Historical Proeprty Trends Changing at Speed
In order to get a better idea of what 2022 may hold, we must take a look at what’s happened in the last two years. Obviously, 2020 was a historic year for many reasons, but looking back we can see the different factors that were driving the markets at the time.
For instance, before the pandemic, markets such as Los Angeles and New York , generally speaking, experienced strong appreciation due to their immense draw. Smaller markets like Indianapolis experienced less appreciation, but at the same time, these smaller markets did not dip as much when recessions hit.
Historically, investment properties in the mid-west did not experience much appreciation, and instead, investors would rely on these properties for their cashflow. But since the pandemic, people can work from virtually anywhere, and have moved to these smaller cities that offer a higher quality of life.
Which Cities Are Experiencing Momentum Going Into 2022?
There have certainly been quite a few changes in the nationwide economy due to the pandemic.
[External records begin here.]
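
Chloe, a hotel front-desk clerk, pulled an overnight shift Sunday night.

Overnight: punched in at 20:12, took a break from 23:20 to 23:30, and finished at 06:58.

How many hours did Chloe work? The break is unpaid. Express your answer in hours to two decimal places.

10.60 hours

Overnight: 20:12 → midnight = 3 h 48 min; midnight → 06:58 = 6 h 58 min; span 10 h 46 min; less 10 min break → 10 h 36 min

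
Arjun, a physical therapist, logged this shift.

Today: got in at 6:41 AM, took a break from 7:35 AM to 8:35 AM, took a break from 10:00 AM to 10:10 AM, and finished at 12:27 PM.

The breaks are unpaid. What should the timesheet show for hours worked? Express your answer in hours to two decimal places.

Today: 6:41 AM–12:27 PM = 5 h 46 min; less 70 min break → 4 h 36 min

4.60 hours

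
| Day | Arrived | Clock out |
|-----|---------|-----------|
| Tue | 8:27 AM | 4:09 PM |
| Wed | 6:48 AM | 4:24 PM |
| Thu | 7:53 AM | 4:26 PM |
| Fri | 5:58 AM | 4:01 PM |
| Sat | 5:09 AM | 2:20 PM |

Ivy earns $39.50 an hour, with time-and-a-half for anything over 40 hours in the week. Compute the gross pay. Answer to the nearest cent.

$1881.19

Tue: 8:27 AM–4:09 PM = 7 h 42 min
Wed: 6:48 AM–4:24 PM = 9 h 36 min
Thu: 7:53 AM–4:26 PM = 8 h 33 min
Fri: 5:58 AM–4:01 PM = 10 h 3 min
Sat: 5:09 AM–2:20 PM = 9 h 11 min
Total worked: 45 h 5 min = 2705 min.
Regular 40 h 0 min = 2400 min at $39.50/h; overtime 5 h 5 min = 305 min at $59.25/h.
Pay = (2400 × $39.50 + 305 × $59.25) ÷ 60 = $1881.19.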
When we look into it deeper, there are certain clusters of cities that are experiencing different rates of growth driving different rates of appreciation within these groups of cities.
- Atlanta, Austin, Charlotte, Dallas/Fort Worth, Denver, Nashville, Phoenix, Raleigh, Salt Lake City: These cities experienced the highest influx of people moving in due to strong household and employment growth- which already existed prior to the start of the pandemic. With its already strong growth these smaller city centers were attractive markets for people working from home, and that were looking for a higher quality of life
- Houston, Indianapolis, Riverside-San Bernardino, Sacramento, San Antonio, Seattle-Tacoma, Tampa-St. Petersburg: Although not as strong as our first group, this group of cities benefit from a large population of people that are looking for a higher quality of life. These cities were more mature. They did not have the fast growing economy prior to the pandemic that our first group had, but their lower cost of living attracted a lot of people to them.
- Cincinnati, Columbus, Fort Lauderdale, Kansas City, Louisville, Miami-Dade, Minneapolis-St. Paul, Portland, Washington, D.C., West Palm Beach: Markets in these cities grew in a measured manner or remained about the same throughout the pandemic. Modest development in these regions helped abate demand-driven headwinds, driven by the lower cost of living when compared to big cities.
- Boston, Chicago, Las Vegas, Los Angeles, New York City, Northern New Jersey, Oakland, Orange County, Orlando, San Diego, San Francisco, San Jose: These are some of the cities that were hit hardest by the pandemic, and saw an exodus of people when this all started. However, in 2021, we saw people returning to big cities and as the country becomes better at managing the virus, we expect a strong recovery in the long term, as these cities remain some of the most attractive places to live.
- Baltimore, Cleveland, Detroit, Milwaukee, New Haven-Fairfield County, Philadelphia, Pittsburgh, St. Louis: Several Midwest cities fall into this category. Household and employment growth are not strong in these cities resulting in lower desirability and weak in-migration
What This Means for Investors
With the effects of the pandemic still felt (and spreading) across the country, it’s hard to know exactly which markets will appreciate next. As such it is very important that we examine historical data and what is going on in the current market to really understand how property prices will be affected. It seems that major cities have taken a big hit while smaller city centers are really thriving, but only time will tell if this trend continues into 2022.